The Government's long-anticipated announcement on the future of Wellington's transport leaves a sting in the wallet of commuters.
Let's Get Wellington Moving has been three years in the making, trying to reach consensus on how to unlock Wellington's potential and let people and freight move more easily around our great city.
This has long been a sore point, with no major investment since the Thorndon motorway in the 1970s.
The Wellington Chamber of Commerce, on behalf of its members and the business community, has strongly supported a long-term transport plan for Wellington including road, public transport and cycling. We also recognised the need for some local contribution, on top of the $300 million we already pay in fuel taxes every year.
The vision is for four lanes from Transmission Gully to the airport, together with public transport improvements to make getting around easier. People should have a real choice between getting in their car, riding the train, cycling safely, or running in to work.
Today's transport package is a good list of improvements: a duplicate Mt Victoria tunnel, four lanes to the airport through Hataitai, and a new public transport system servicing the southern and eastern suburbs.
But it comes with a catch. Locals have to pay an additional 40 per cent, or $2.5 billion, and we have to wait 30 years for it to be completed.

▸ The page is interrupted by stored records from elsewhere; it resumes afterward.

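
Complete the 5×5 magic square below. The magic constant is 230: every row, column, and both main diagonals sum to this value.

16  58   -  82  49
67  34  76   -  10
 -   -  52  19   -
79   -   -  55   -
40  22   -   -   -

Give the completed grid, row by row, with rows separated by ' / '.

16 58 25 82 49 / 67 34 76 43 10 / 28 70 52 19 61 / 79 46 13 55 37 / 40 22 64 31 73

The remaining cell in row 1 is (1,3) = 230 − 205 = 25.
Row 2: 67 + 34 + 76 + 10 + ? = 230, so (2,4) = 43.
Column 1 must total 230; the given cells sum to 202, so (3,1) = 28.
From column 4, 230 − (82 + 43 + 19 + 55) gives (5,4) = 31.
From main diagonal, 230 − (16 + 34 + 52 + 55) gives (5,5) = 73.
Anti-diagonal needs 230; the known cells sum to 184, so (4,2) = 46.
Row 5: 40 + 22 + 31 + 73 + ? = 230, so (5,3) = 64.
The remaining cell in column 2 is (3,2) = 230 − 160 = 70.
Column 3: 25 + 76 + 52 + 64 + ? = 230, so (4,3) = 13.
Row 3 must total 230; the given cells sum to 169, so (3,5) = 61.
Row 4 needs 230; the known cells sum to 193, so (4,5) = 37.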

The reason for this is the Government slashed the state highway construction budget last year, and is now asking local ratepayers and businesses to make up almost half the shortfall here.

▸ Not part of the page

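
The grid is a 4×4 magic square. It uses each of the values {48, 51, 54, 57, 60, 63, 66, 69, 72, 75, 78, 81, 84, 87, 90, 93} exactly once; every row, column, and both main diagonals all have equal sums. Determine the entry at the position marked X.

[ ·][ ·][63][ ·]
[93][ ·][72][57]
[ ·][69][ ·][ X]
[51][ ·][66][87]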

Auckland has recently benefited from the Victoria Park tunnel and Waterview tunnel, both essential state highway connections fully paid for from excise taxes. But our tunnels will only proceed if locals chip even in more money – essentially Wellingtonians have to pay twice.
In fact, the announcement from Phil Twyford yesterday essentially turns Wellington's state highways into local roads, requiring ratepayer contributions on top of the tax motorists already pay at the pump. Twyford calls this an "innovative mix" of funding, but no other region is treated this way.
There's no doubt that Wellington is missing out to Auckland.
Councils nationwide have long complained about central government cost-shifting responsibilities on to them. Their lobby group, Local Government New Zealand, regularly raises concerns and a Productivity Commission inquiry is currently under way into the problem. Now we have another example, and I look forward to local politicians advocating fiercely on behalf of their constituents.
Wellington's economy desperately needs infrastructure investment to unclog our roads and let freight and commuters move more freely around our city. New projects are required now to cope with the economic and population pressures already here.
Stringing construction out over 30 years means ongoing congestion and never getting ahead of population growth. The solutions required today will not be enough to cope once finally in place in 2050.
Yesterday's announcement also raises questions which require answers before Wellingtonians can have confidence this plan will actually succeed.
The origin of Let's Get Wellington Moving was the controversy over the previous proposal for a Basin Reserve flyover, and the planning gridlock which resulted. Yet, among all the glossy detail released yesterday, there is no confirmation of how north-south traffic will be separated from east-west traffic at the Basin. Will it be a tunnel, a bridge, or something else?
The form of the second Mt Victoria tunnel appears to prioritise buses, walking and cycling. Will cars actually be able to use it and the additional lanes on Ruahine St?
Wellington Mayor Justin Lester and Greater Wellington chairman Chris Laidlaw support the package. But they do not represent all councillors around the table. And with local body elections this October, just how certain is the required funding from local government? Especially with one hand tied behind our back following the veto of a Wellington regional fuel tax.
Even central government funding, which should be the most secure, is reliant on the New Zealand Transport Agency board signing off on each individual project – just as it does currently. Twyford's undertaking is merely to write to the board chair, a position currently vacant.
These arrangements are further complicated by tying the two councils, NZTA and the Crown together for 30 years. A heroic effort which has the potential to let problems fall through the cracks and resort to the parochial finger pointing which landed us in this mess in the first place.
It makes you wonder what yesterday's announcement was actually about.
No agreement on local government funding from councils. No agreement on central government funding from NZTA. Just a list of projects spread out over 30 years which locals will be paying for every time they fill up, pay their rates, park in the city, or catch the bus. That's stinging.